Apple’s WLFP And The Environment

The concerns raised in the letter cover more than diversity and inclusion and the importance of cultivating WLFP’s that are sensitive to the range of circumstances that different individuals work best in. More specifically, Apple employees asked for “insight into the environmental impact of returning to on-site in-person work, and how permanent remote-and-location-flexibility could offset that impact.” In other words, they want Apple to think not just about how different people may work best under different WLFPs, but also about how these policies might impact more than the individuals who work at Apple via the environmental impact that might come with requiring more employees to come into the office, or perhaps even having a larger office footprint to begin with. This is a significant consideration for organizations who are concerned not only with the well-being of their employees but with the broader impact that their companies have on the environment and society at large.


There are a number of important lessons that can be drawn from the reaction to Apple’s WLFP. In particular, this case study suggests that your organization’s WLFP may benefit from:

  1. Giving employees a say: The Apple employees involved in the letter felt that their voices were not heard.

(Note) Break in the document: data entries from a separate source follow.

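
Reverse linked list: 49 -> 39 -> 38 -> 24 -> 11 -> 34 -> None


Step 1: curr=49, set curr.next=prev(None) | reversed so far: 49
Step 2: curr=39, set curr.next=prev(49) | reversed so far: 39 -> 49
Step 3: curr=38, set curr.next=prev(39) | reversed so far: 38 -> 39 -> 49
Step 4: curr=24, set curr.next=prev(38) | reversed so far: 24 -> 38 -> 39 -> 49
Step 5: curr=11, set curr.next=prev(24) | reversed so far: 11 -> 24 -> 38 -> 39 -> 49
Step 6: curr=34, set curr.next=prev(11) | reversed so far: 34 -> 11 -> 24 -> 38 -> 39 -> 49

34 -> 11 -> 24 -> 38 -> 39 -> 49 -> None


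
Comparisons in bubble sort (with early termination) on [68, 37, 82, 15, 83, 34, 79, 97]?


Algorithm: bubble sort (with early termination)
Input: [68, 37, 82, 15, 83, 34, 79, 97]
Sorted: [15, 34, 37, 68, 79, 82, 83, 97]

25


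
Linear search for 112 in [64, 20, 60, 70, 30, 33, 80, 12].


i=0: 64!=112
i=1: 20!=112
i=2: 60!=112
i=3: 70!=112
i=4: 30!=112
i=5: 33!=112
i=6: 80!=112
i=7: 12!=112

Not found, 8 comps


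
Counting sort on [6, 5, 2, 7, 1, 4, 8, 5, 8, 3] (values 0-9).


Input: [6, 5, 2, 7, 1, 4, 8, 5, 8, 3]
Counts: [0, 1, 1, 1, 1, 2, 1, 1, 2, 0]

Sorted: [1, 2, 3, 4, 5, 5, 6, 7, 8, 8]


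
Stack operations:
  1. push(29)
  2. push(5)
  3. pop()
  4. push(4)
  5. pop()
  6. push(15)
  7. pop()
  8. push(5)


push(29) -> [29]
push(5) -> [29, 5]
pop()->5, [29]
push(4) -> [29, 4]
pop()->4, [29]
push(15) -> [29, 15]
pop()->15, [29]
push(5) -> [29, 5]

Final stack: [29, 5]


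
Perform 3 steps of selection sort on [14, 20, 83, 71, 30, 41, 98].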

This likely contributed to the degree of dissatisfaction that they felt with the policy that has been implemented. Had they been given a chance to contribute to the process of forming the policy, they may have felt better about the outcome, even if the final policy did not perfectly match their needs.
  2. Letting the WLFPs be decided on a team-by-team basis: Depending on the size of an organization, it may be best to have multiple WLFPs and to have each one tailored to the individual teams that make up the company. In doing so, businesses can avoid enforcing an imperfect one-size-fits-all solution.
  3. Considering the environmental impact of the strategy: Apple’s employees have rightfully drawn attention to the fact that different WLFPs might have differential impacts on the environment. These effects will vary depending on the number of employees who are required to come into the office, the number of days that they are required to come in, the kinds of transportation they use, and even the size of the office required to house the employees as they work. As global climate change becomes an ever-increasing concern, employers should be especially mindful of the strain that various WLFPs would place on the environment.